In both the above GIFs, you can see how Trubisky’s weight seems behind his throwing motion, and how his follow-through is more circular than linear. This issue will rear it’s ugly head all over the field, but it’s especially gnarly to Trubisky’s left. For as long as it persists, Trubisky will limit his offense to two-thirds of the field, which will make defenses’ jobs all the easier.
Finally, Trubisky struggles with two most common rookie QB infirmities—at least, in my opinion, they’re the most common: anticipation and blitz recognition. Trubisky quarterbacked with decent anticipation in college, and still makes the occasional throw that demonstrates he has the capacity to throw WRs open.
Patient in the pocket, read the leverage, put it in a place where the WR can make a play: that’s A1 Trubisky right there.
However, Trubisky’s arm talent often allows him to mask his anticipatory issues—at least, his ability to attack tight windows allows him to throw with less anticipation (as we said, that’s quite the Wentz-ish trait).
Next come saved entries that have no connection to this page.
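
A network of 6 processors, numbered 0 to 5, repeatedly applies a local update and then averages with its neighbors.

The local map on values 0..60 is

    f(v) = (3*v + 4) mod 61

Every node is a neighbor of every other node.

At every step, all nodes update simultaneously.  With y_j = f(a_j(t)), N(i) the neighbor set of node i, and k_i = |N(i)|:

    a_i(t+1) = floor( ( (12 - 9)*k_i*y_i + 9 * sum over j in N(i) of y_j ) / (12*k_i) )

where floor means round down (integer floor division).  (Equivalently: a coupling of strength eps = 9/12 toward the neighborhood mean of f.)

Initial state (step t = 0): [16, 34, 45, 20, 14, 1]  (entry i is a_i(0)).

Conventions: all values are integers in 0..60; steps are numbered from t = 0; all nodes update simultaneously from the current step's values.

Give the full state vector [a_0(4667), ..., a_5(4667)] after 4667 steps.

Simulating step by step:
t=0: [16, 34, 45, 20, 14, 1]
t=1: [30, 30, 27, 25, 30, 26]
t=2: [27, 27, 26, 26, 27, 26]
t=3: [22, 22, 22, 22, 22, 22]
t=4: [9, 9, 9, 9, 9, 9]
t=5: [31, 31, 31, 31, 31, 31]
t=6: [36, 36, 36, 36, 36, 36]
t=7: [51, 51, 51, 51, 51, 51]
t=8: [35, 35, 35, 35, 35, 35]
t=9: [48, 48, 48, 48, 48, 48]
t=10: [26, 26, 26, 26, 26, 26]
t=11: [21, 21, 21, 21, 21, 21]
t=12: [6, 6, 6, 6, 6, 6]
t=13: [22, 22, 22, 22, 22, 22]

Answer: [51, 51, 51, 51, 51, 51]
Key observation: The state at step 3, [22, 22, 22, 22, 22, 22], reappears at step 13: the system is in a cycle of period 10 from step 3 on.  Therefore the state at step 4667 equals the state at step 3 + ((4667 - 3) mod 10) = 7, which is [51, 51, 51, 51, 51, 51].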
On this 3rd and 10, Trubisky throws a great ball and picks up a key first down—but we scout (and trust) the process, not the result. This ball comes out late—you can see Trubisky hesitate, as he waits to see his receiver break before releasing—and the mechanics are pretty crummy, as he throws to his left.
Great ball. Bad process.
Finally, Trubisky has been downright abysmal recognizing blitz looks and deciding how to account for them. On this rep against the Lions, the box safety is suspiciously close to the line of scrimmage and lined up directly behind the nickel cornerback. You should be able to sniff out a potential rush here.
But even if you don’t, Trubs stares directly into the blitzer for a solid 2 seconds before bailing to—get this—the dig route v. Cover 3 and throwing up a prayer. This should have sealed the game.
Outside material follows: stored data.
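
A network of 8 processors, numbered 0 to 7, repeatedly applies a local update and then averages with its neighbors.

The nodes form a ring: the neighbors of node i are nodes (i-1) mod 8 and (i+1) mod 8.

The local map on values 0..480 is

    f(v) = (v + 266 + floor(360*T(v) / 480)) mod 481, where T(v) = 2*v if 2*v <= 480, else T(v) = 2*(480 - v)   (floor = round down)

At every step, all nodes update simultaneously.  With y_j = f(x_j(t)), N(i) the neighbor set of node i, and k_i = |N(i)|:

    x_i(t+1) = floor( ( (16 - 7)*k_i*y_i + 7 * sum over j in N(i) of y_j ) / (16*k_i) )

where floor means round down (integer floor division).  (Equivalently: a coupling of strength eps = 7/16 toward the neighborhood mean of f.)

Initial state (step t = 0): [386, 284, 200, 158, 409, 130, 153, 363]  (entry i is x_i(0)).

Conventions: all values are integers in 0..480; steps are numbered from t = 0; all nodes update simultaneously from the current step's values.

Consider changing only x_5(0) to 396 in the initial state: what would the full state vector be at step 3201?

Answer: [336, 336, 336, 336, 336, 336, 336, 336]
Key observation: The state at step 7, [336, 336, 336, 336, 336, 336, 336, 336], reappears at step 9: the system is in a cycle of period 2 from step 7 on.  Therefore the state at step 3201 equals the state at step 7 + ((3201 - 7) mod 2) = 7, which is [336, 336, 336, 336, 336, 336, 336, 336].

Derivation:
t=0: [386, 284, 200, 158, 409, 396, 153, 363]
t=1: [325, 334, 279, 229, 275, 274, 231, 286]
t=2: [345, 344, 357, 360, 365, 366, 363, 357]
t=3: [330, 331, 327, 324, 322, 322, 323, 326]
t=4: [340, 339, 341, 342, 343, 343, 343, 341]
t=5: [334, 334, 334, 333, 333, 333, 333, 334]
t=6: [338, 338, 338, 338, 338, 338, 338, 338]
t=7: [336, 336, 336, 336, 336, 336, 336, 336]
t=8: [337, 337, 337, 337, 337, 337, 337, 337]
t=9: [336, 336, 336, 336, 336, 336, 336, 336]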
Trubisky has little to no freedom at the line to move protection, from what I can tell. That ability will come with time for the young player, who came into training camp, preseason, and the regular season as the presumed “backup,” and only had one year of college starting experience to boot.
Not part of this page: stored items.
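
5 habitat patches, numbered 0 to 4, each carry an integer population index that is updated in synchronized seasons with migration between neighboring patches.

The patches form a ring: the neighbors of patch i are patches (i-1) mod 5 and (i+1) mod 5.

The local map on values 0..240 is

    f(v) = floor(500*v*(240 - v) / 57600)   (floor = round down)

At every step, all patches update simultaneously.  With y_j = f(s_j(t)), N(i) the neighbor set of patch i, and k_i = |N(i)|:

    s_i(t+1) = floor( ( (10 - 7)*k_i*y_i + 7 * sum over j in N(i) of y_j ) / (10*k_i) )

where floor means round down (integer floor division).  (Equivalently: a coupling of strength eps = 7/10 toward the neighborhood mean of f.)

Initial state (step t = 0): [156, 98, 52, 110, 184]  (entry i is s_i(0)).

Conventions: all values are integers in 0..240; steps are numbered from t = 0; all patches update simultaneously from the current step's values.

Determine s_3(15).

Answer: s_3(15) = 124

Derivation:
t=0: [156, 98, 52, 110, 184]
t=1: [107, 104, 110, 97, 109]
t=2: [122, 123, 121, 122, 121]
t=3: [124, 124, 124, 124, 124]
t=4: [124, 124, 124, 124, 124]
t=5: [124, 124, 124, 124, 124]
t=6: [124, 124, 124, 124, 124]
t=7: [124, 124, 124, 124, 124]
t=8: [124, 124, 124, 124, 124]
t=9: [124, 124, 124, 124, 124]
t=10: [124, 124, 124, 124, 124]
t=11: [124, 124, 124, 124, 124]
t=12: [124, 124, 124, 124, 124]
t=13: [124, 124, 124, 124, 124]
t=14: [124, 124, 124, 124, 124]
t=15: [124, 124, 124, 124, 124]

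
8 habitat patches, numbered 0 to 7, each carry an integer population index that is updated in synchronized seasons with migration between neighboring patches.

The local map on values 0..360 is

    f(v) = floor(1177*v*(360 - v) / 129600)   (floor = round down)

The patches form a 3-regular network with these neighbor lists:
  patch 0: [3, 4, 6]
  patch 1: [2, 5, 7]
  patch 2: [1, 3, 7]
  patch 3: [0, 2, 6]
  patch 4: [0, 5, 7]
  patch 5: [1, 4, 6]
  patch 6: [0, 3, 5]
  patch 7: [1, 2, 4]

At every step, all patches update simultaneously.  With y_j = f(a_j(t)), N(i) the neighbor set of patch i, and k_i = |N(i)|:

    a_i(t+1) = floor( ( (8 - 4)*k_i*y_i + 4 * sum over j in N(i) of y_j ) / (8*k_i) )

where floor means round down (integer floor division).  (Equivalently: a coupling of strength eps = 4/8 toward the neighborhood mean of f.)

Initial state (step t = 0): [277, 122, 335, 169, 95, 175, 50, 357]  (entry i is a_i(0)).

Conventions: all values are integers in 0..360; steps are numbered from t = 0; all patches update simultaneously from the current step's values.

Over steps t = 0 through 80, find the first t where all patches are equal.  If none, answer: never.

Answer: 10
Key observation: Synchronization is absorbing here: once all patches are equal they stay equal, and step 10 is the first all-equal step.

Derivation:
t=0: [277, 122, 335, 169, 95, 175, 50, 357]  (not all equal)
t=1: [214, 194, 132, 217, 199, 252, 202, 99]  (not all equal)
t=2: [284, 271, 271, 281, 272, 268, 279, 259]  (not all equal)
t=3: [201, 222, 219, 203, 217, 218, 205, 227]  (not all equal)
t=4: [288, 278, 280, 287, 281, 281, 287, 276]  (not all equal)
t=5: [190, 205, 202, 191, 200, 200, 191, 206]  (not all equal)
t=6: [292, 288, 289, 292, 290, 290, 292, 288]  (not all equal)
t=7: [180, 187, 185, 181, 184, 184, 180, 187]  (not all equal)
t=8: [294, 293, 293, 294, 293, 293, 294, 293]  (not all equal)
t=9: [176, 178, 177, 176, 177, 177, 176, 178]  (not all equal)
t=10: [294, 294, 294, 294, 294, 294, 294, 294]  (all equal)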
As I said, it’s a pretty solid comparison. In their respective rookie seasons, both players made the splash plays necessary to sell the fanbase, locker room, and coaching staff on their potential as a franchise piece. I think Trubisky places the football better than rookie Wentz ever did (as evidenced by only 2 INTs), and will likely be a more efficient passer if he pans out. Rookie Carson, however, saw the field better and processed quicker than Trubisky has so far in his debut year—at least pre-snap. Post-snap, the difference is a lot smaller. Carson is a stronger and more elusive athlete as well, I would wager.
Beyond that, the similarities between big-armed, mobile, playmaking QBs who struggle with consistent accuracy stand out. Like Wentz, Trubisky’s future will be tied to his mechanics. If he can’t clean up his footwork when working through his progressions or throwing to his left, he’ll forever be a limited talent. Wentz made shocking strides in this area after focused offseason work—I wonder if Trubisky will take a similar path.
All in all, I agree with Doug’s eval. Chicago fans, y’all should be pretty pumped: if you can get some better pass-catchers in the building and keep that offensive line healthy, there’s no reason to believe Trubisky can’t make the Bears competitive in the powerful NFC North in 2018.